Her editors have had to stand up to pressure from the Kremlin, which is often infuriated by her reporting. Novaya Gazeta balances on the brink of forcible closure. "Well, it goes with the job," she shrugs. Politkovskaya has long since learned to keep her anxieties in check. As she arranges yet another trip to Chechnya, she may now be too famous to be targeted by the FSB. But she really doesn't think about such things. "If you don't have the strength to control your emotions, you're of no help to the people who are in such shock and pain. You only add to their burden," she says.

2 comments:

Sober 4 Today said...

Those rightwing Putin-apologists who labeled Anna a "Russian Hanoi Jane", are actually paying her a huge compliment! Jane Fonda was the truest American patriot and Anti-War champion of the Vietnam War era. Just as Jane opposed that immoral illegal War because of her honest outspoken compassion for the Vietnamese people, so did Anna oppose and speak out against Russia's brutal War against Chechnya. And Anna belonged, and will always continue, in the courageous company of Cindi Sheehan and Michael Moore in criticizing the NeoCon neo-fascist "Kremlin West", the Bush White House and it's brutal immoral War in Iraq.

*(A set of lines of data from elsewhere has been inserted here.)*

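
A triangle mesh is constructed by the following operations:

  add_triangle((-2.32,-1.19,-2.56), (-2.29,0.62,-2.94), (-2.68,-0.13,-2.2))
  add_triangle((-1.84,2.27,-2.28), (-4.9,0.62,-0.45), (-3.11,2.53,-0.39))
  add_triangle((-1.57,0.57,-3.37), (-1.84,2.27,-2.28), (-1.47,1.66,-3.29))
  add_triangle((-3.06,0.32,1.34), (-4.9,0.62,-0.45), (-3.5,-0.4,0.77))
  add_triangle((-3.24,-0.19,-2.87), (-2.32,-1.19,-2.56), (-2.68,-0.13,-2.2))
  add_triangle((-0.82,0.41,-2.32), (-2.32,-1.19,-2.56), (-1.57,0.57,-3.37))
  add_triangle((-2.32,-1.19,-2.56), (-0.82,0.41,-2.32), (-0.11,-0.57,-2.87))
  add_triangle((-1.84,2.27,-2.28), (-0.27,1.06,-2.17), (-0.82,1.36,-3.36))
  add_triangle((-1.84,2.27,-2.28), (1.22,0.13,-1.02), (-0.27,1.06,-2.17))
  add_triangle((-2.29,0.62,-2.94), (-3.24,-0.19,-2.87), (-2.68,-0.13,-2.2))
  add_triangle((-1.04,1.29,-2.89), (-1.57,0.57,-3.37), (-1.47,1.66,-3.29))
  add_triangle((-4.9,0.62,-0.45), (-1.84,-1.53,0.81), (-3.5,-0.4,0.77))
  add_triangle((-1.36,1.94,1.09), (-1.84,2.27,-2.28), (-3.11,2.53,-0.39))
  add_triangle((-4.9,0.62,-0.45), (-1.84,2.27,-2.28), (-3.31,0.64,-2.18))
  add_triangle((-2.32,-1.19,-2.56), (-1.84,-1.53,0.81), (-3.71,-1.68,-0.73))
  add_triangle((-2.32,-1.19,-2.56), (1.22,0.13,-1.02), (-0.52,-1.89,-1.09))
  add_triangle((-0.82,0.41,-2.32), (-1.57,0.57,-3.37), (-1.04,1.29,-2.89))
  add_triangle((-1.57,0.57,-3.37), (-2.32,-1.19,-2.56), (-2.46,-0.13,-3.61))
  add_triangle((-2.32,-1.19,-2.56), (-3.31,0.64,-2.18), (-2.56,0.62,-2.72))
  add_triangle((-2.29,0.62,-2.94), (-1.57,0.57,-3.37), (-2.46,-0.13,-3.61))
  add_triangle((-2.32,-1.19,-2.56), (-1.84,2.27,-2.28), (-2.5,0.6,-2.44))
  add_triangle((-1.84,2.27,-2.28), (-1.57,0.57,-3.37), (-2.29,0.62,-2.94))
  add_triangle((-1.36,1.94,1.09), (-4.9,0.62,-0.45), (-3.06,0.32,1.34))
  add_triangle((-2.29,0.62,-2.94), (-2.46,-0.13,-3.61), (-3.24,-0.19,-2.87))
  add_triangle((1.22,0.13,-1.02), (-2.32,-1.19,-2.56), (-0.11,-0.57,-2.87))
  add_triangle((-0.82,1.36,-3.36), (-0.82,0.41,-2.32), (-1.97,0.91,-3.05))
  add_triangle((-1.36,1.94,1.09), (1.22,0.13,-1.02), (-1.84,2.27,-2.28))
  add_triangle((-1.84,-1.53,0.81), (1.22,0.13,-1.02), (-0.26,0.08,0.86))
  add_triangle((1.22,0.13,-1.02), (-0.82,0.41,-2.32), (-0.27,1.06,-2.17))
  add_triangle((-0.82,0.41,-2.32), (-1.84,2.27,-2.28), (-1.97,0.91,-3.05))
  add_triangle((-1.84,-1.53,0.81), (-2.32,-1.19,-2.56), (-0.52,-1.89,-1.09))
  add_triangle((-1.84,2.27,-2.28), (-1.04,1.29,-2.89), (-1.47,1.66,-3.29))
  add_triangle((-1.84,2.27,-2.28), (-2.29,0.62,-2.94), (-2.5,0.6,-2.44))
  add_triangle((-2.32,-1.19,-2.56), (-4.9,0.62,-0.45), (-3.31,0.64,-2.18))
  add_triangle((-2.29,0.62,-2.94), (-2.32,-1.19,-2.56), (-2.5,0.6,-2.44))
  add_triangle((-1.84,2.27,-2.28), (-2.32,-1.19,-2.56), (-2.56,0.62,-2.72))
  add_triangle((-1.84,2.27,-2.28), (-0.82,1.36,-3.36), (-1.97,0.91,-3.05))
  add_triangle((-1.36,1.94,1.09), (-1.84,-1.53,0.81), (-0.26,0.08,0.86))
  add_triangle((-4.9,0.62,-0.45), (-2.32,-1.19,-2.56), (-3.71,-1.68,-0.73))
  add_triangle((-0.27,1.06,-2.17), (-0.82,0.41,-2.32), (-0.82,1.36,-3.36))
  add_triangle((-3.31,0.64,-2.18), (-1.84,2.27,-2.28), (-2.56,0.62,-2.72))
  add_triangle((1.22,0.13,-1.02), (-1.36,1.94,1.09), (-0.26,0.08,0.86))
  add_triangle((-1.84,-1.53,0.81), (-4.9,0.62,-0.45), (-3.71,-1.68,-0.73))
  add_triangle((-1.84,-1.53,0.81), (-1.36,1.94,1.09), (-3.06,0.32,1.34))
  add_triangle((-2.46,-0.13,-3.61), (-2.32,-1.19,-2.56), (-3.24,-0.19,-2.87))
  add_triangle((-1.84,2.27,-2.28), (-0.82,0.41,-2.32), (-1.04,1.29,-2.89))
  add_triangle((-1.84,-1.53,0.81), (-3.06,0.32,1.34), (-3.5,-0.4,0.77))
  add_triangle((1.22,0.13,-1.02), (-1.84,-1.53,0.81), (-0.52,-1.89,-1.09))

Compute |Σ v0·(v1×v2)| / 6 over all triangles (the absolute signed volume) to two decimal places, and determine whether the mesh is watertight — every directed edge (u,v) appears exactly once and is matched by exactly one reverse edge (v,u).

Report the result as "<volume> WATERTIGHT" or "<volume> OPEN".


38.29 OPEN

Per-triangle v0·(v1×v2)/6:
  t1: -0.7243
  t2: +3.5096
  t3: +0.5485
  t4: +1.0559
  t5: +0.0916
  t6: +0.2266
  t7: +1.1638
  t8: +0.3264
  t9: +0.3560
  t10: +0.0842
  t11: +0.1617
  t12: +0.8974
  t13: +1.3906
  t14: +2.7398
  t15: +1.0073
  t16: +1.3862
  t17: +0.1143
  t18: +0.2404
  t19: +1.0058
  t20: +0.4365
  t21: -0.5776
  t22: +0.9204
  t23: +2.4071
  t24: +0.5758
  t25: +0.0570
  t26: +0.3170
  t27: +1.5951
  t28: +0.1583
  t29: +0.4231
  t30: -0.4956
  t31: +1.8998
  t32: +0.0785
  t33: +0.5229
  t34: +2.6969
  t35: +0.5218
  t36: +0.3169
  t37: +1.1579
  t38: +0.6575
  t39: +3.6481
  t40: +0.0511
  t41: +1.0182
  t42: +0.2735
  t43: +2.2789
  t44: +0.4382
  t45: +0.8183
  t46: -0.2982
  t47: +0.6716
  t48: +0.1419
Σ = +38.2929 → |volume| = 38.29

Directed edges: 144 total; 6 unmatched, e.g. (-4.9,0.62,-0.45)→(-3.11,2.53,-0.39) → open.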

If anything positive could come from Anna's murder, let it be her passionate and compassionate Anti-War values and her courageous criticism of failed leaders, both Czar Vladimir and King George W.

Vincent Jappi said...

Hanoi Jane is alive, like the the traitors who led to the murder of millions in Indochina after it fell to Communist slavery because of Democratic betrayal.

The legal provisions against "giving aid and comfort to the enemy" were not implemented against her, or John Kerry, or Walter Cronkite, while such defeatism was, as it is now, the only chance of the enemy, an enemy of mankind as well as of the US.

The unwillingness to punish such traitors is a considerable problem now as it was then but, as a secondary benefit for those with eyes to see, it gives a measure of the difference between Putin and Bush.